Let $X$ be a topological space and let $x$ and $y$ be points in $X$. We say that $x$ and $y$ are separated if each lies in a neighbourhood that does not contain the other point.
$X$ is called a $T_1$ space if any two distinct points in $X$ are separated.
Definition of Zariski topology on any field $\mathbb{K}^k$: has as closed sets $V(J)$, where we hvae that $J \subseteq \mathbb{K}[x_1,...,x_k]$ an ideal.
I don't know when the Zariski topology is $T_1$ (depending on $k \ge 1$).
There are two possible answers to your question: the classical answer, and the more modern Grothendieck answer.
First, the classical answer: the Zariski topology is $T_1$. A point is always closed, because $\{(a_1,\ldots,a_k)\}$ is the zero set of the ideal $(x_1-a_1,\ldots,x_k-a_k)$. $T_1$ is equivalent to saying all points are closed, so the space is $T_1$.
Grothendieck and his collaborators reformulated algebraic geometry; this is sometimes called the "scheme revolution". Part of this recasting involved generalizing the notion of "point" to include all irreducible components.
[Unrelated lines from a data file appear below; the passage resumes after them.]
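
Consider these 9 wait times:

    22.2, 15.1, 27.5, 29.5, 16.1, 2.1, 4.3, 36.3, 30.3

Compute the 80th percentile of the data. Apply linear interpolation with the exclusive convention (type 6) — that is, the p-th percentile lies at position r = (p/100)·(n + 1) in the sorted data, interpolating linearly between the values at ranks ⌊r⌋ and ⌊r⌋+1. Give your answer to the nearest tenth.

Sorted: 2.1, 4.3, 15.1, 16.1, 22.2, 27.5, 29.5, 30.3, 36.3.
n = 9.
r = (80/100)·(9 + 1) = 8.
r is an integer, so P80 is the value at rank 8: 30.3.

30.3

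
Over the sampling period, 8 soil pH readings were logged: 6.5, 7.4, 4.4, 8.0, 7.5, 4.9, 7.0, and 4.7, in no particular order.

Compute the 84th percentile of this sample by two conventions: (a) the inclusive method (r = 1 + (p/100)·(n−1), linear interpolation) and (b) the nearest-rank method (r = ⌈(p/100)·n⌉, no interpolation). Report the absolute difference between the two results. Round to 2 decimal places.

0.01

Sorted: 4.4, 4.7, 4.9, 6.5, 7.0, 7.4, 7.5, 8.0.
n = 8.
(a) r = 6.88; between ranks 6 (7.4) and 7 (7.5): 7.488.
(b) the nearest-rank method: rank 7 → 7.5.
|7.488 − 7.5| = 0.012.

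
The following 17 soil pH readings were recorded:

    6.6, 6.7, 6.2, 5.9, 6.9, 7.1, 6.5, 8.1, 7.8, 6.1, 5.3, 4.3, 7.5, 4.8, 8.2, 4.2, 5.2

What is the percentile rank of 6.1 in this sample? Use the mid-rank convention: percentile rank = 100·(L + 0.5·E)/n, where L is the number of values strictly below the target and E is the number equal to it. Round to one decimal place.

Sorted: 4.2, 4.3, 4.8, 5.2, 5.3, 5.9, 6.1, 6.2, 6.5, 6.6, 6.7, 6.9, 7.1, 7.5, 7.8, 8.1, 8.2.
Count below 6.1: L = 6; count equal: E = 1; n = 17.
Percentile rank = 100·(6 + 0.5·1)/17 = 100·6.5/17 = 38.24.

38.2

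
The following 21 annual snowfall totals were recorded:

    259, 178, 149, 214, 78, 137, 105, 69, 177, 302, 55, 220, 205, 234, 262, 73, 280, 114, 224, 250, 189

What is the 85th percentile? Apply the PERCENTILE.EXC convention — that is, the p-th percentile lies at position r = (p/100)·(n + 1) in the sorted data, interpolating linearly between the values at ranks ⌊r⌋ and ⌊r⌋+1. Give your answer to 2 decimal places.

Sorted: 55, 69, 73, 78, 105, 114, 137, 149, 177, 178, 189, 205, 214, 220, 224, 234, 250, 259, 262, 280, 302.
n = 21.
r = (85/100)·(21 + 1) = 18.7.
Rank 18 is 259 and rank 19 is 262.
Interpolate: 259 + 0.7·(262 − 259) = 259 + 0.7·3 = 261.1.

261.10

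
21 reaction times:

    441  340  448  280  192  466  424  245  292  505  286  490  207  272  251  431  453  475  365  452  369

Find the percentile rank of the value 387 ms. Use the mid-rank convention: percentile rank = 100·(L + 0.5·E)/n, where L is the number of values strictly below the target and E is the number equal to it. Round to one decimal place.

Sorted: 192, 207, 245, 251, 272, 280, 286, 292, 340, 365, 369, 424, 431, 441, 448, 452, 453, 466, 475, 490, 505.
Count below 387: L = 11; count equal: E = 0; n = 21.
Percentile rank = 100·(11 + 0.5·0)/21 = 100·11/21 = 52.38.

52.4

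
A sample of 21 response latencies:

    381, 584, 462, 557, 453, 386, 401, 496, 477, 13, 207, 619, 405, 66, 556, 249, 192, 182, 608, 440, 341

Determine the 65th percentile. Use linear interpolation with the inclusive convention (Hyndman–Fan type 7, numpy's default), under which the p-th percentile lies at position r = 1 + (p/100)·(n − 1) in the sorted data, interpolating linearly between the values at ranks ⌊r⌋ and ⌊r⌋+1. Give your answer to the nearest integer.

Sorted: 13, 66, 182, 192, 207, 249, 341, 381, 386, 401, 405, 440, 453, 462, 477, 496, 556, 557, 584, 608, 619.
n = 21.
r = 1 + (65/100)·(21 − 1) = 1 + 13 = 14.
r is an integer, so P65 is the value at rank 14: 462.

462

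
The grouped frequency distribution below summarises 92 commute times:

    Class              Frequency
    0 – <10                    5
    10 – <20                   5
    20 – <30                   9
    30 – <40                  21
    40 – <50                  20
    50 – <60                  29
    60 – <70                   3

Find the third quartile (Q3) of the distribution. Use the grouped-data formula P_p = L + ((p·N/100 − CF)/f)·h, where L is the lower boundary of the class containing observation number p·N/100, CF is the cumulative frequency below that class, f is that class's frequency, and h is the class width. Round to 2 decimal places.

N = 92; target position k = 75/100 · 92 = 69.
Cumulative frequencies: 5, 10, 19, 40, 60, 89, 92.
Observation 69 falls in the class 50 – <60.
L = 50, CF = 60, f = 29, h = 10.
P75 = 50 + ((69 − 60)/29)·10 = 50 + 3.10345 = 53.1034.

53.10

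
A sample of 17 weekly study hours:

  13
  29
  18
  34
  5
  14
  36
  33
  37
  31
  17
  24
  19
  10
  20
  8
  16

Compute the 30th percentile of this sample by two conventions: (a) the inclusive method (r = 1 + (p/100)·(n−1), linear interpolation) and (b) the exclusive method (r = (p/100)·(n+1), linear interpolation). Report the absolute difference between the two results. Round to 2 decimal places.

Sorted: 5, 8, 10, 13, 14, 16, 17, 18, 19, 20, 24, 29, 31, 33, 34, 36, 37.
n = 17.
(a) r = 5.8; between ranks 5 (14) and 6 (16): 15.6.
(b) r = 5.4; between ranks 5 (14) and 6 (16): 14.8.
|15.6 − 14.8| = 0.8.

0.80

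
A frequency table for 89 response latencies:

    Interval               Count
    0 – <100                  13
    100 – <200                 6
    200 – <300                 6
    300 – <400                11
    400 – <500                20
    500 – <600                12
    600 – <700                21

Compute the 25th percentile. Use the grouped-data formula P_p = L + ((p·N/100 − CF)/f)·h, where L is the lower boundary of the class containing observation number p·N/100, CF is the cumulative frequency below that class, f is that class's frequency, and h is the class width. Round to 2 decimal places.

N = 89; target position k = 25/100 · 89 = 22.25.
Cumulative frequencies: 13, 19, 25, 36, 56, 68, 89.
Observation 22.25 falls in the class 200 – <300.
L = 200, CF = 19, f = 6, h = 100.
P25 = 200 + ((22.25 − 19)/6)·100 = 200 + 54.1667 = 254.167.

254.17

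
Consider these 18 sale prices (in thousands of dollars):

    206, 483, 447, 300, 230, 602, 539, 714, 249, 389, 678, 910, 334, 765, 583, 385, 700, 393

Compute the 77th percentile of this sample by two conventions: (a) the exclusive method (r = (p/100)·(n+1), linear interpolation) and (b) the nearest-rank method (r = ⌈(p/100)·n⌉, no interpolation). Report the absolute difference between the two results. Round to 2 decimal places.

Sorted: 206, 230, 249, 300, 334, 385, 389, 393, 447, 483, 539, 583, 602, 678, 700, 714, 765, 910.
n = 18.
(a) r = 14.63; between ranks 14 (678) and 15 (700): 691.86.
(b) the nearest-rank method: rank 14 → 678.
|691.86 − 678| = 13.86.

13.86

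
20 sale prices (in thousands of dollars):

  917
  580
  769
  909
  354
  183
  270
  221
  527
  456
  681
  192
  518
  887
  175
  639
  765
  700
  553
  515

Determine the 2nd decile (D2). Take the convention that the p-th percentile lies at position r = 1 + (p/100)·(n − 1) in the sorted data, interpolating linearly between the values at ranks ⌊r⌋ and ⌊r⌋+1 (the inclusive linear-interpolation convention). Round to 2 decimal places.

260.20

Sorted: 175, 183, 192, 221, 270, 354, 456, 515, 518, 527, 553, 580, 639, 681, 700, 765, 769, 887, 909, 917.
n = 20.
r = 1 + (20/100)·(20 − 1) = 1 + 3.8 = 4.8.
Rank 4 is 221 and rank 5 is 270.
Interpolate: 221 + 0.8·(270 − 221) = 221 + 0.8·49 = 260.2.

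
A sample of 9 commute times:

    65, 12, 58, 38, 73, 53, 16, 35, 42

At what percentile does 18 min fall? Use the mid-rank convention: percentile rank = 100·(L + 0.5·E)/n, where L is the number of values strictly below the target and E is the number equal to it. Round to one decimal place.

22.2

Sorted: 12, 16, 35, 38, 42, 53, 58, 65, 73.
Count below 18: L = 2; count equal: E = 0; n = 9.
Percentile rank = 100·(2 + 0.5·0)/9 = 100·2/9 = 22.22.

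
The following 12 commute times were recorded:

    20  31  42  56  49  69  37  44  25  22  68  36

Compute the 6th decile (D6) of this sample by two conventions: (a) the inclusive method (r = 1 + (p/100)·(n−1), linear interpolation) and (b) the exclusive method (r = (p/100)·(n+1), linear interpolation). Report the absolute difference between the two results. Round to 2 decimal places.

0.40

Sorted: 20, 22, 25, 31, 36, 37, 42, 44, 49, 56, 68, 69.
n = 12.
(a) r = 7.6; between ranks 7 (42) and 8 (44): 43.2.
(b) r = 7.8; between ranks 7 (42) and 8 (44): 43.6.
|43.2 − 43.6| = 0.4.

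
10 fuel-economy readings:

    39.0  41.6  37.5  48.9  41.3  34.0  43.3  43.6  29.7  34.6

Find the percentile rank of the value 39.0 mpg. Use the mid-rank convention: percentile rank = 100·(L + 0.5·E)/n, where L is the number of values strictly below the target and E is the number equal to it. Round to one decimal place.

45.0

Sorted: 29.7, 34.0, 34.6, 37.5, 39.0, 41.3, 41.6, 43.3, 43.6, 48.9.
Count below 39.0: L = 4; count equal: E = 1; n = 10.
Percentile rank = 100·(4 + 0.5·1)/10 = 100·4.5/10 = 45.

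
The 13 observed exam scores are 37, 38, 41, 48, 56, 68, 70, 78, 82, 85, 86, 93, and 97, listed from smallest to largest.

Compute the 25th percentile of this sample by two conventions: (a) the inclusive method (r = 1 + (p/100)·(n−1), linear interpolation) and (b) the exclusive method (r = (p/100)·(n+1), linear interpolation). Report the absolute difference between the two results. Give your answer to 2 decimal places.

n = 13.
(a) r = 4 → value at rank 4 = 48.
(b) r = 3.5; between ranks 3 (41) and 4 (48): 44.5.
|48 − 44.5| = 3.5.

3.50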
This may seem strange, but I'll suggest briefly the motivation below. The closure of a "point" now becomes the set of all irreducible components contained in it. With this definition, the answer is typically no. Two lines (regarded as "points") that intersect in a classical point cannot be separated, because their closures intersect in the classical point.
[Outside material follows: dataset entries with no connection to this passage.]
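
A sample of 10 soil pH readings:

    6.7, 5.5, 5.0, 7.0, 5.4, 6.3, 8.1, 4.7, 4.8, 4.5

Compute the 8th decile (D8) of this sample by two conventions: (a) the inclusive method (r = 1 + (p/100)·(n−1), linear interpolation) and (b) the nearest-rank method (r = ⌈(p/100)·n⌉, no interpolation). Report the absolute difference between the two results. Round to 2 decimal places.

0.06

Sorted: 4.5, 4.7, 4.8, 5.0, 5.4, 5.5, 6.3, 6.7, 7.0, 8.1.
n = 10.
(a) r = 8.2; between ranks 8 (6.7) and 9 (7.0): 6.76.
(b) the nearest-rank method: rank 8 → 6.7.
|6.76 − 6.7| = 0.06.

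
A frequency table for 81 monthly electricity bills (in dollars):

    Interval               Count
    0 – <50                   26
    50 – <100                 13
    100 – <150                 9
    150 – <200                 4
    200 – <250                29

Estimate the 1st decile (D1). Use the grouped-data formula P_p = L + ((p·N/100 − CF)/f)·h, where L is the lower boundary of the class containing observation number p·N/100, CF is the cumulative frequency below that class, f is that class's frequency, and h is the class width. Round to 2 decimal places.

15.58

N = 81; target position k = 10/100 · 81 = 8.1.
Cumulative frequencies: 26, 39, 48, 52, 81.
Observation 8.1 falls in the class 0 – <50.
L = 0, CF = 0, f = 26, h = 50.
P10 = 0 + ((8.1 − 0)/26)·50 = 0 + 15.5769 = 15.5769.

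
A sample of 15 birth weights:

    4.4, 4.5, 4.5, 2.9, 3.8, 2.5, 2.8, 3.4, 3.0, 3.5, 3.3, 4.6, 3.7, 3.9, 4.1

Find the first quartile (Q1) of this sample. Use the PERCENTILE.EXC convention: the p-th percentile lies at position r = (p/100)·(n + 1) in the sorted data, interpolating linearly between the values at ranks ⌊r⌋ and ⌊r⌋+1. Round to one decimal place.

Sorted: 2.5, 2.8, 2.9, 3.0, 3.3, 3.4, 3.5, 3.7, 3.8, 3.9, 4.1, 4.4, 4.5, 4.5, 4.6.
n = 15.
r = (25/100)·(15 + 1) = 4.
r is an integer, so P25 is the value at rank 4: 3.0.

3.0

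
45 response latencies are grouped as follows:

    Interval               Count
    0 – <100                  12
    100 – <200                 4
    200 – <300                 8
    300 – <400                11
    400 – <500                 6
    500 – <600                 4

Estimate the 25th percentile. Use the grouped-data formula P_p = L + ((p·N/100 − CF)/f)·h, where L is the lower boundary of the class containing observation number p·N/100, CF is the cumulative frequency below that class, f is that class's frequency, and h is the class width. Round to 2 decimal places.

93.75

N = 45; target position k = 25/100 · 45 = 11.25.
Cumulative frequencies: 12, 16, 24, 35, 41, 45.
Observation 11.25 falls in the class 0 – <100.
L = 0, CF = 0, f = 12, h = 100.
P25 = 0 + ((11.25 − 0)/12)·100 = 0 + 93.75 = 93.75.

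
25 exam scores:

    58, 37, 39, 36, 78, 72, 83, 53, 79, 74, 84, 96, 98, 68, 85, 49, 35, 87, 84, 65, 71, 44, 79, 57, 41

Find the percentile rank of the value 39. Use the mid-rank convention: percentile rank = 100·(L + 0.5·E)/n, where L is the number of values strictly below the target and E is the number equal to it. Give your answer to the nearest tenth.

14.0

Sorted: 35, 36, 37, 39, 41, 44, 49, 53, 57, 58, 65, 68, 71, 72, 74, 78, 79, 79, 83, 84, 84, 85, 87, 96, 98.
Count below 39: L = 3; count equal: E = 1; n = 25.
Percentile rank = 100·(3 + 0.5·1)/25 = 100·3.5/25 = 14.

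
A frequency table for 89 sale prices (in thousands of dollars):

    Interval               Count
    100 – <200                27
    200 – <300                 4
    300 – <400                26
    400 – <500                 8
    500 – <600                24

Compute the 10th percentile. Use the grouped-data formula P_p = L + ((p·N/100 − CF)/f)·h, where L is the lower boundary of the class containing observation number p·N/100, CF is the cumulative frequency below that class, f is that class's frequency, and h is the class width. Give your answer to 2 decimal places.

132.96

N = 89; target position k = 10/100 · 89 = 8.9.
Cumulative frequencies: 27, 31, 57, 65, 89.
Observation 8.9 falls in the class 100 – <200.
L = 100, CF = 0, f = 27, h = 100.
P10 = 100 + ((8.9 − 0)/27)·100 = 100 + 32.963 = 132.963.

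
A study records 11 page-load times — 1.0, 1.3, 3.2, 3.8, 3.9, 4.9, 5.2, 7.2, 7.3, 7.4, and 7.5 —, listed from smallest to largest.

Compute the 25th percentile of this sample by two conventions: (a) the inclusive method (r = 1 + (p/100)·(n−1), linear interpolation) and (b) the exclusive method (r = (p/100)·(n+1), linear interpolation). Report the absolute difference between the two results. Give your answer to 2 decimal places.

0.30

n = 11.
(a) r = 3.5; between ranks 3 (3.2) and 4 (3.8): 3.5.
(b) r = 3 → value at rank 3 = 3.2.
|3.5 − 3.2| = 0.3.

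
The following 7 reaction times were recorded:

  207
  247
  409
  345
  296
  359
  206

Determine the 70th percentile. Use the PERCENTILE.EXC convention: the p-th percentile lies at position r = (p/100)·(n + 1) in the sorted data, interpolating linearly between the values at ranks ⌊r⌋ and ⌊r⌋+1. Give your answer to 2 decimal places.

Sorted: 206, 207, 247, 296, 345, 359, 409.
n = 7.
r = (70/100)·(7 + 1) = 5.6.
Rank 5 is 345 and rank 6 is 359.
Interpolate: 345 + 0.6·(359 − 345) = 345 + 0.6·14 = 353.4.

353.40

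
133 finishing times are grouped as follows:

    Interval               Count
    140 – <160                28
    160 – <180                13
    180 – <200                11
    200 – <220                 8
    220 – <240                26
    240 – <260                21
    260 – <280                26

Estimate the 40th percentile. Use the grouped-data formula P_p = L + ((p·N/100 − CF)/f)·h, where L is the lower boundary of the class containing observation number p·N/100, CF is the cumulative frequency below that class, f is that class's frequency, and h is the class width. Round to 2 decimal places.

203.00

N = 133; target position k = 40/100 · 133 = 53.2.
Cumulative frequencies: 28, 41, 52, 60, 86, 107, 133.
Observation 53.2 falls in the class 200 – <220.
L = 200, CF = 52, f = 8, h = 20.
P40 = 200 + ((53.2 − 52)/8)·20 = 200 + 3 = 203.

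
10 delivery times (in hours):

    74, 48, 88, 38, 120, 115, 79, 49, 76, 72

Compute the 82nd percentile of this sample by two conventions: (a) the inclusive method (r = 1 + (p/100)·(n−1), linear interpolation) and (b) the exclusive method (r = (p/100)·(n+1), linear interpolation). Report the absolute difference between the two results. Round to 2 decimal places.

Sorted: 38, 48, 49, 72, 74, 76, 79, 88, 115, 120.
n = 10.
(a) r = 8.38; between ranks 8 (88) and 9 (115): 98.26.
(b) r = 9.02; between ranks 9 (115) and 10 (120): 115.1.
|98.26 − 115.1| = 16.84.

16.84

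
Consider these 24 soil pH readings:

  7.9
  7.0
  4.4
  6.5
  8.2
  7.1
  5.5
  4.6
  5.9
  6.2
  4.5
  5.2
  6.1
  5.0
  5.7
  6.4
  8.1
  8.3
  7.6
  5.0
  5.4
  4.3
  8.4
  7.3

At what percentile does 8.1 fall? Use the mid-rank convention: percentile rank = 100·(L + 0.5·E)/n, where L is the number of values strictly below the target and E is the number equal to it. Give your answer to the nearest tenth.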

Why this expanded notion of "point"? Well, even classically we have the correspondence between ideals and algebraic sets. Recall that this is order-reversing. Let's restrict to the classical case where the ground field $\mathbb{K}$ is algebraically closed. The space of all classical points corresponds to MaxSpec, the maximal spectrum, which is the collection of all maximal ideals. The closed sets in the Zariski topology on MaxSpec are of the form $\{M\in\text{MaxSpec}\;|\;M\supseteq I\}$, where $I$ is an ideal.
It turns out the prime spectrum Spec has nicer properties than the maximal spectrum. This is especially true when we want to generalize beyond the classical case of an algebraically closed ground field. We define the Zariski topology on Spec just the same way: the closed sets are things of the form $\{P\in\text{Spec}\;|\;P\supseteq I\}$, where $I$ is an ideal.
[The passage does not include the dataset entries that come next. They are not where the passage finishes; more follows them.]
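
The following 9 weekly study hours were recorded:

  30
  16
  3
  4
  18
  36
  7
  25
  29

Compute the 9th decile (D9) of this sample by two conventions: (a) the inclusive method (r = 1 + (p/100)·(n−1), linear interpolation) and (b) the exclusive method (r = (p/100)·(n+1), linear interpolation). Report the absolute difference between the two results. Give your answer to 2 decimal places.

4.80

Sorted: 3, 4, 7, 16, 18, 25, 29, 30, 36.
n = 9.
(a) r = 8.2; between ranks 8 (30) and 9 (36): 31.2.
(b) r = 9 → value at rank 9 = 36.
|31.2 − 36| = 4.8.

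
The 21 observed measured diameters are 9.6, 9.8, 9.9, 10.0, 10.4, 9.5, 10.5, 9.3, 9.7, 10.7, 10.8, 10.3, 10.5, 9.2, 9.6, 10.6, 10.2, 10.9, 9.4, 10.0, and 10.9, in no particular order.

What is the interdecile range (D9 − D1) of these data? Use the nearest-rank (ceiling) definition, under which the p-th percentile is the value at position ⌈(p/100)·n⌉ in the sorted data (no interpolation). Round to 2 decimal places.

1.40

Sorted: 9.2, 9.3, 9.4, 9.5, 9.6, 9.6, 9.7, 9.8, 9.9, 10.0, 10.0, 10.2, 10.3, 10.4, 10.5, 10.5, 10.6, 10.7, 10.8, 10.9, 10.9.
n = 21.
P10: rank ⌈10/100·21⌉ = 3 → 9.4.
P90: rank ⌈90/100·21⌉ = 19 → 10.8.
Difference: 10.8 − 9.4 = 1.4.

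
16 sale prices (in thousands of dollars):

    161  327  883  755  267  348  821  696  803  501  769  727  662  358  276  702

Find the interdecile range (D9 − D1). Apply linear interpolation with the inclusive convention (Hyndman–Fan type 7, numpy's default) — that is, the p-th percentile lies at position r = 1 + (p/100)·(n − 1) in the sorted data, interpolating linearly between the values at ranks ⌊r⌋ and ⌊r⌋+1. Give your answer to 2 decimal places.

Sorted: 161, 267, 276, 327, 348, 358, 501, 662, 696, 702, 727, 755, 769, 803, 821, 883.
n = 16.
P10: r = 2.5; ranks 2–3 are 267, 276; interpolating gives 271.5.
P90: r = 14.5; ranks 14–15 are 803, 821; interpolating gives 812.
Difference: 812 − 271.5 = 540.5.

540.50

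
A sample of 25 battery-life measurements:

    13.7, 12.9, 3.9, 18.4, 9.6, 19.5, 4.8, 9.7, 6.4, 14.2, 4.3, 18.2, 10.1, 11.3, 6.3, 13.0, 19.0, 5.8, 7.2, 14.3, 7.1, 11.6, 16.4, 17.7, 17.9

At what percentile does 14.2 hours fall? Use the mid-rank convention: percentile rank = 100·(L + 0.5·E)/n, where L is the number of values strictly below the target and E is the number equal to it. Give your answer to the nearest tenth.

Sorted: 3.9, 4.3, 4.8, 5.8, 6.3, 6.4, 7.1, 7.2, 9.6, 9.7, 10.1, 11.3, 11.6, 12.9, 13.0, 13.7, 14.2, 14.3, 16.4, 17.7, 17.9, 18.2, 18.4, 19.0, 19.5.
Count below 14.2: L = 16; count equal: E = 1; n = 25.
Percentile rank = 100·(16 + 0.5·1)/25 = 100·16.5/25 = 66.

66.0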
Translating back using the order-reversing correspondence, the switch from MaxSpec to Spec means we should consider all irreducible components to be "points" of the space.
Caveat: If you glance at the Wikipedia entry for "schemes", you will see I've barely hinted at all the complexities of the Grothedieck approach. I've tried to say just enough to answer your question.